Paper Review: Serverless computation with OpenLambda

- May 06, 2017

This paper provides a great accessible review and evaluation of the AWS Lambda architecture. It is by Scott Hendrickson, Stephen Sturdevant, Tyler Harter, Venkateshwaran Venkataramani†, Andrea C. Arpaci-Dusseau, Remzi H. Arpaci-Dusseau, and it appeared at Hot Cloud 16

Virtual machines virtualized and shared the hardware so multiple VMs can colocate on the same machine. This allowed consolidation of machines, prevented the server sprawl problem, and reduced costs as well as improving manageability.

The containers virtualized and shared the operating system, and avoided the overheads of VMs. They provided fast startup times for application servers. By "fast" we mean about 25 seconds of preparation time.

In both VMs and containers, there is a "server" waiting for a client to serve to. Applications are defined as collection of servers and services.

"Serverless" takes the virtualization a step ahead. They virtualize and share the runtime, and now the unit of deployment is a function. Applications are now defined as a set of functions (i.e., lambda handlers) with access to a common data store.

Lambda handlers from different customers share common pools of runtimes managed by the cloud provider, so developers need not worry about server management. Handlers are typically written in interpreted languages such as JavaScript or Python. By sharing the runtime environment across functions, the code specific to a particular application will typically be small, and hence it is inexpensive to send the handler code to any worker in a cluster.

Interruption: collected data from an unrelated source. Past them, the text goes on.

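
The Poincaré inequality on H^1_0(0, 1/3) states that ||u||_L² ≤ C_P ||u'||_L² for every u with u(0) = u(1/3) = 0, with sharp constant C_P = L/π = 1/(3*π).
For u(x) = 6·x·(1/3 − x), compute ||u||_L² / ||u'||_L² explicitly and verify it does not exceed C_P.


||u||_L² / ||u'||_L² = sqrt(10)/30 < C_P = 1/(3*π).

u(x) = 6·x·(1/3 − x), so u'(x) = 2 - 12*x.
u(x) = 6·x·(1/3 − x) vanishes at x = 0 and x = 1/3, so u ∈ H^1_0(0, 1/3). Differentiate via the product rule and integrate the resulting polynomials term by term.
  ∫_0^1/3 u² dx = ∫_0^1/3 (36*x^4 - 24*x^3 + 4*x^2) dx. Term by term:
    ∫_0^1/3 36*x^4 dx = 4/135;  ∫_0^1/3 -24*x^3 dx = -2/27;  ∫_0^1/3 4*x^2 dx = 4/81.
  Sum: 4/135 − 2/27 + 4/81 = 2/405.
  ∫_0^1/3 (u')² dx = ∫_0^1/3 (144*x^2 - 48*x + 4) dx. Term by term:
    ∫_0^1/3 144*x^2 dx = 16/9;  ∫_0^1/3 -48*x dx = -8/3;  ∫_0^1/3 4 dx = 4/3.
  Sum: 16/9 − 8/3 + 4/3 = 4/9.
∫_0^1/3 u² dx = 2/405, so ||u||_L² = sqrt(10)/45.
∫_0^1/3 (u')² dx = 4/9, so ||u'||_L² = 2/3.
Ratio ||u||_L² / ||u'||_L² = sqrt(10)/30.
Sharp Poincaré constant on H^1_0(0, 1/3) is C_P = L/π = 1/(3*π), achieved by sin(3*π·x).
A polynomial bump cannot attain the sharp Poincaré constant (only the first sine eigenfunction does), so the ratio is strictly less than C_P, consistent with ||u||_L² ≤ C_P ||u'||_L².


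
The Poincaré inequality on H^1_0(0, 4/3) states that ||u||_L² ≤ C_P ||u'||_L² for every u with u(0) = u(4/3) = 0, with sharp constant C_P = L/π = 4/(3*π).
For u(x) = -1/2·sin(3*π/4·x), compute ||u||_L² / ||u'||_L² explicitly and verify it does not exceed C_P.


||u||_L² / ||u'||_L² = 4/(3*π) = C_P.

u(x) = -1/2·sin(3*π/4·x), so u'(x) = -3*π*cos(3*π*x/4)/8.
Writing u(x) = A·sin(kπx/L) with A = -1/2 and k = 1, use ∫_0^L sin²(kπx/L) dx = L/2 and ∫_0^L cos²(kπx/L) dx = L/2.
u² = 1/4·sin²(3*π/4·x) and (u')² = 9*π^2/64·cos²(3*π/4·x), and each of sin², cos² integrates to L/2 = 2/3 over (0, 4/3).
∫_0^4/3 u² dx = 1/6, so ||u||_L² = sqrt(6)/6.
∫_0^4/3 (u')² dx = 3*π^2/32, so ||u'||_L² = sqrt(6)*π/8.
Ratio ||u||_L² / ||u'||_L² = 4/(3*π).
Sharp Poincaré constant on H^1_0(0, 4/3) is C_P = L/π = 4/(3*π), achieved by sin(3*π/4·x).
This is the k = 1 eigenfunction (up to amplitude), so the ratio equals the sharp Poincaré constant exactly.


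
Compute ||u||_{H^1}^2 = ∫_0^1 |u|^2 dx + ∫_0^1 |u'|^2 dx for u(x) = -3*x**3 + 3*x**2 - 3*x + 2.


||u||_{H^1}^2 = 797/70

The H^1 norm (squared) on an interval (0, L) is
  ||u||_{H^1}^2 = ∫_0^L u(x)^2 dx + ∫_0^L u'(x)^2 dx.
Compute u'(x) = -9*x**2 + 6*x - 3.
Then u(x)^2 = 9*x**6 - 18*x**5 + 27*x**4 - 30*x**3 + 21*x**2 - 12*x + 4 and u'(x)^2 = 81*x**4 - 108*x**3 + 90*x**2 - 36*x + 9.
Integrate each monomial from 0 to 1 using ∫_0^1 c·x^n dx = c·1^(n+1)/(n+1):
  ∫_0^1 u(x)^2 dx = ∫_0^1 (9*x^6 - 18*x^5 + 27*x^4 - 30*x^3 + 21*x^2 - 12*x + 4) dx. Term by term:
    ∫_0^1 9*x^6 dx = 9/7;  ∫_0^1 -18*x^5 dx = -3;  ∫_0^1 27*x^4 dx = 27/5;
    ∫_0^1 -30*x^3 dx = -15/2;  ∫_0^1 21*x^2 dx = 7;  ∫_0^1 -12*x dx = -6;
    ∫_0^1 4 dx = 4.
  Sum: 9/7 − 3 + 27/5 − 15/2 + 7 − 6 + 4 = 83/70.
  ∫_0^1 u'(x)^2 dx = ∫_0^1 (81*x^4 - 108*x^3 + 90*x^2 - 36*x + 9) dx. Term by term:
    ∫_0^1 81*x^4 dx = 81/5;  ∫_0^1 -108*x^3 dx = -27;  ∫_0^1 90*x^2 dx = 30;
    ∫_0^1 -36*x dx = -18;  ∫_0^1 9 dx = 9.
  Sum: 81/5 − 27 + 30 − 18 + 9 = 51/5.
Adding: ||u||_{H^1}^2 = 83/70 + 51/5 = 797/70.


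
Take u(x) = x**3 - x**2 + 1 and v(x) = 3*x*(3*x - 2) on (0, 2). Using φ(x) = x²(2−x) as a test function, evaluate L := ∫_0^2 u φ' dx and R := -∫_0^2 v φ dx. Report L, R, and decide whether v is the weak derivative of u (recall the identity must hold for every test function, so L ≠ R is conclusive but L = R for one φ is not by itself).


LHS = -16/5, RHS = -48/5. No, v is not the weak derivative of u.

u(x) = x**3 - x**2 + 1, classical derivative u'(x) = 3*x**2 - 2*x.
φ(x) = x²(2−x), so φ'(x) = x*(4 - 3*x).
Note φ(0) = φ(2) = 0, so the boundary term u·φ vanishes.
LHS = ∫_0^2 u(x) φ'(x) dx = ∫_0^2 (-3*x^5 + 7*x^4 - 4*x^3 - 3*x^2 + 4*x) dx. Term by term:
  ∫_0^2 -3*x^5 dx = -32;  ∫_0^2 7*x^4 dx = 224/5;  ∫_0^2 -4*x^3 dx = -16;
  ∫_0^2 -3*x^2 dx = -8;  ∫_0^2 4*x dx = 8.
Sum: -32 + 224/5 − 16 − 8 + 8 = -16/5.
So LHS = -16/5.
∫_0^2 v(x) φ(x) dx = ∫_0^2 (-9*x^5 + 24*x^4 - 12*x^3) dx. Term by term:
  ∫_0^2 -9*x^5 dx = -96;  ∫_0^2 24*x^4 dx = 768/5;  ∫_0^2 -12*x^3 dx = -48.
Sum: -96 + 768/5 − 48 = 48/5.
So RHS = -∫_0^2 v(x) φ(x) dx = -48/5.
LHS − RHS = 32/5 ≠ 0, so the identity fails.
(For a valid weak derivative the identity must hold for EVERY test function, in particular this one. The failure shows v is NOT the weak derivative of u.)
Correct weak derivative would be u'(x) = 3*x**2 - 2*x.


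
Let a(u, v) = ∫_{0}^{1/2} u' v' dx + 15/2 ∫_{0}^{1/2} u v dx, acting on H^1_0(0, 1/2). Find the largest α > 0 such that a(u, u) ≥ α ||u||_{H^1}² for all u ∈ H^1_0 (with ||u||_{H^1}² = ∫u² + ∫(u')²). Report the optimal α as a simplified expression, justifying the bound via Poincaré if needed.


α = 1

Coercivity of a(·,·) on H^1_0(0, 1/2) means a(u, u) ≥ α ||u||_{H^1}² for every u ∈ H^1_0.
The interval has length L = 1/2, and Poincaré/coercivity depend only on L. Here a(u, u) = ∫(u')² + (15/2)·∫u².
Here c = 15/2 ≥ 1, so a(u,u) = ∫(u')² + c∫u² ≥ ∫(u')² + ∫u² = ||u||_{H^1}², i.e. α = 1 works. No larger α is possible: a(u,u) ≥ α||u||_{H^1}² means (1−α)∫(u')² ≥ (α−c)∫u², and for the modes u_n = sin(nπ(x−x₀)/L) (x₀ the left endpoint) one has ∫u_n²/∫(u_n')² = (L/(nπ))² → 0, so a(u_n,u_n)/||u_n||_{H^1}² → 1. Hence the optimal constant is α = 1.
Therefore α = 1.


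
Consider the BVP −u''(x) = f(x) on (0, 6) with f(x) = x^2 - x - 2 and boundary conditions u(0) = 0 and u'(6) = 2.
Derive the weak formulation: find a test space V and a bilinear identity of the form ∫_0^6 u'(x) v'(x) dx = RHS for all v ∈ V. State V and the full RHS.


V = {v ∈ H^1(0, 6) : v(0) = 0} (test functions vanish at x = 0 where u is specified); weak form: ∫_0^6 u'v' dx = ∫_0^6 (x^2 - x - 2) v dx + 2·v(6) for all v ∈ V.

Multiply both sides by a test function v and integrate from 0 to 6:
  ∫_0^6 −u''(x) v(x) dx = ∫_0^6 f(x) v(x) dx.
Integrate the LHS by parts once:
  ∫_0^6 −u'' v dx = −[u'(x) v(x)]_0^6 + ∫_0^6 u'(x) v'(x) dx.
Thus ∫_0^6 u'(x) v'(x) dx = ∫_0^6 f(x) v(x) dx + [u'(x) v(x)]_0^6.
Choose V so that boundary terms are either known or forced to vanish.
Mixed BC: u(0) = 0 (Dirichlet) and u'(6) = 2 (Neumann). Define V = {v ∈ H^1(0, 6) : v(0) = 0}. Then [u' v]_0^6 = u'(6)·v(6) − u'(0)·0 = 2·v(6).
Weak formulation: find u (satisfying any essential BC) such that ∫_0^6 u'(x) v'(x) dx = ∫_0^6 f v dx + 2·v(6) for all v ∈ V (Dirichlet at 0 absorbed into V; Neumann datum at x = 6 contributes the boundary term).
Substituting f(x) = x^2 - x - 2, the right-hand side is ∫_0^6 (x^2 - x - 2) v dx + 2·v(6).


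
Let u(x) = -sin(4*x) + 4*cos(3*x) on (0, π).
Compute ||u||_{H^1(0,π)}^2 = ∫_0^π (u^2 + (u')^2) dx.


||u||_{H^1(0,π)}^2 = -640/7 + 177*π/2

u'(x) = -12*sin(3*x) - 4*cos(4*x).
Expand u² and (u')² and integrate term by term on (0, π), using: for integers n ≥ 1, ∫_0^π sin²(nx) dx = ∫_0^π cos²(nx) dx = π/2; for n ≠ n', ∫_0^π sin(nx)sin(n'x) dx = ∫_0^π cos(nx)cos(n'x) dx = 0; and by product-to-sum, ∫_0^π sin(nx)cos(n'x) dx = ½∫_0^π [sin((n+n')x) + sin((n−n')x)] dx, which is 0 when n+n' is even and 2n/(n²−n'²) when n+n' is odd (it need not vanish on (0, π)).
  u² squared terms: (-1)²·∫sin(4x)² dx = 1·π/2 = π/2;  (4)²·∫cos(3x)² dx = 16·π/2 = 8*π.
  u² cross terms: 2·(-1)·(4)·∫sin(4x)·cos(3x) dx = -8·(8/7) = -64/7.
  So ∫_0^π u² dx = π/2 + 8*π − 64/7 = -64/7 + 17*π/2.
  (u')² squared terms: (-12)²·∫sin(3x)² dx = 144·π/2 = 72*π;  (-4)²·∫cos(4x)² dx = 16·π/2 = 8*π.
  (u')² cross terms: 2·(-12)·(-4)·∫sin(3x)·cos(4x) dx = 96·(-6/7) = -576/7.
  So ∫_0^π (u')² dx = 72*π + 8*π − 576/7 = -576/7 + 80*π.
||u||_{H^1}^2 = (-64/7 + 17*π/2) + (-576/7 + 80*π) = -640/7 + 177*π/2.


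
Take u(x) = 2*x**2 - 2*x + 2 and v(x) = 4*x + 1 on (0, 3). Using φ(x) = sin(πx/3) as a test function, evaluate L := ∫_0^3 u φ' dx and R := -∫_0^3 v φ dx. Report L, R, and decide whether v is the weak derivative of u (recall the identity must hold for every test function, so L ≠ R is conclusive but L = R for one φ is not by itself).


LHS = -24/π, RHS = -42/π. No, v is not the weak derivative of u.

u(x) = 2*x**2 - 2*x + 2, classical derivative u'(x) = 4*x - 2.
φ(x) = sin(πx/3), so φ'(x) = π*cos(π*x/3)/3.
Note φ(0) = φ(3) = 0, so the boundary term u·φ vanishes.
LHS = ∫_0^3 u(x) φ'(x) dx = ∫_0^3 (2*π*x^2*cos(π*x/3)/3 - 2*π*x*cos(π*x/3)/3 + 2*π*cos(π*x/3)/3) dx. Term by term:
  ∫_0^3 2*π*cos(π*x/3)/3 dx = 0;  ∫_0^3 -2*π*x*cos(π*x/3)/3 dx = 12/π;  ∫_0^3 2*π*x^2*cos(π*x/3)/3 dx = -36/π.
Sum: 0 + 12/π − 36/π = -24/π.
So LHS = -24/π.
∫_0^3 v(x) φ(x) dx = ∫_0^3 (4*x*sin(π*x/3) + sin(π*x/3)) dx. Term by term:
  ∫_0^3 4*x*sin(π*x/3) dx = 36/π;  ∫_0^3 sin(π*x/3) dx = 6/π.
Sum: 36/π + 6/π = 42/π.
So RHS = -∫_0^3 v(x) φ(x) dx = -42/π.
LHS − RHS = 18/π ≠ 0, so the identity fails.
(For a valid weak derivative the identity must hold for EVERY test function, in particular this one. The failure shows v is NOT the weak derivative of u.)
Correct weak derivative would be u'(x) = 4*x - 2.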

Performance evaluation on AWS Lambda

Handlers can execute on any worker; in AWS, startup time for a handler on a new worker is approximately 1-2 seconds. Upon a load burst, a load balancer can start a Lambda handler on a new worker to service a queued RPC call without incurring excessive latencies. Figure 2 shows that 100 lambda workers are generated in a short time to serve 100 outstanding RPC requests.

Figure 5 shows more details about the lambda handler initialization. There is a delay for unpausing a lambda function (1ms), if you start from scratch that delay is actually several 100ms.

On the systems research side, one problem to investigate is building better execution engines. Under light load, Lambdas are significantly slower than containers as Figure 4 shows.

Lambdas are great for performance tuning. You can see which functions are accessed how many times because that is how billing is provided. This helps you to tune the performance of your applications.

On the topic of billing, in AWS, the cost of an invocation is proportional to the memory cap (not the actual memory consumed) multiplied by the actual execution time, as rounded up to the nearest 100ms. But many RPCs are shorter than 100ms, so they cost several times more than if charging were more fine-grained.

The authors are working on building an opensource lambda computing platform.

Discussion and future directions

So what kind of functions are suitable for "lambdatization"?

Currently RPC calls from web apps are being lambdatized. But as the paper observed, maybe those are too small, they last less than 100 ms, the unit of billing. A common use case scenario is when an app puts an image to S3, this triggers a call to a lambda handler that processes this image and creates a thumbnail. That is a better fit.

It is also best if the input to the lambda function is not very big, wasting/duplicating work by transferring large amounts of data. Lambda is for computation. The computation should compensate the cost of network use. Lambda excels in handling bursty traffic by autoscaling extremely quickly.

Picking up on this last observation, I think a very beneficial way to employ lambdatization is for addressing bottlenecks of the big data processing application/platform that surface at runtime. In a sense, I am advocating to use lambdatization to virtualize even the application at the unit of functions! For this we can ask the developer to provide tags to label some functions as lambda-offloadable. Then we can use a preprocessor and a shim layer to deploy these functions as lambda functions, so they can be auto-scaled based on the feedback/directives from the underlying distributed systems middleware.